現役引退を発表した高橋大輔への思いを、かつてのライバル、パトリック・チャン氏が明かした

 この会場には、『カサブランカ』の振付をしたサンドラ・ベジックも姿を現した。フィギュアにおいて振付師という存在を確立させた、レジェンド的存在である。

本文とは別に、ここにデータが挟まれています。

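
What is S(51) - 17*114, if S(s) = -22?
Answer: -1960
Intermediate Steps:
S(51) - 17*114 = -22 - 17*114 = -22 - 1*1938 = -22 - 1938 = -1960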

「サンドラやローリー(・ニコル)のように、中身の濃いプログラムを時間をかけて作る振付師も少なくなったし、その質を求める選手も少なくなりました。でも誰のことも批判しているのではありません。スケーターは勝つために、求められたことをやっているだけ。ISUの方向性の問題だと思います」

スケート界の現状に「ロシア選手には敬意を持っているけれど…」

 最後に、ロシアの選手が国際大会に不参加である現状についての意見を聞いてみた。

「僕たちはみんな、ロシアのスケーターを見て、彼らのスケートに敬意を持ちながら育ってきました。ロシアの最高のコーチ、トップレベルの選手たちがこのスポーツに与えた影響は計り知れません。でも残念ですがルールはルール。スポーツの才能は、ドーピングと戦争という、もっと大きな問題の前にはかすんでしまう。ロシアは国家として、システム的なドーピングをしたことをまだ認めていません。そして戦争は、世界中に影響を与えている。ロシアにも、ロシアのスタイルにも敬意を持っているけれど、彼らもそろそろモダン社会に参加して、国際ルールを守らなくてはなりません」

 さらにこう言葉を続けた。

「世界が分裂してしまったことは残念です。僕は(イリヤ・)クーリック、(アレクサンドル・)アブト、(アレクセイ・)ヤグディン、(エフゲニー・)プルシェンコなどを見て育ち、彼らは僕のスケートにも大きな影響を与えてくれた。彼らがいなくては同じではない。でもロシアがいない大会のチャンピオンは、本物ではないというのは違うと思う。このスポーツは他者との闘いではなく、自分との闘いですから。彼らがいなくて寂しい。でも彼らが戻って来るには、まだまだ時間がかかるのではないかと思います」

 バンクーバー、ソチ、平昌と3つのオリンピックを経た元世界チャンピオンは、そう言葉を結んだ。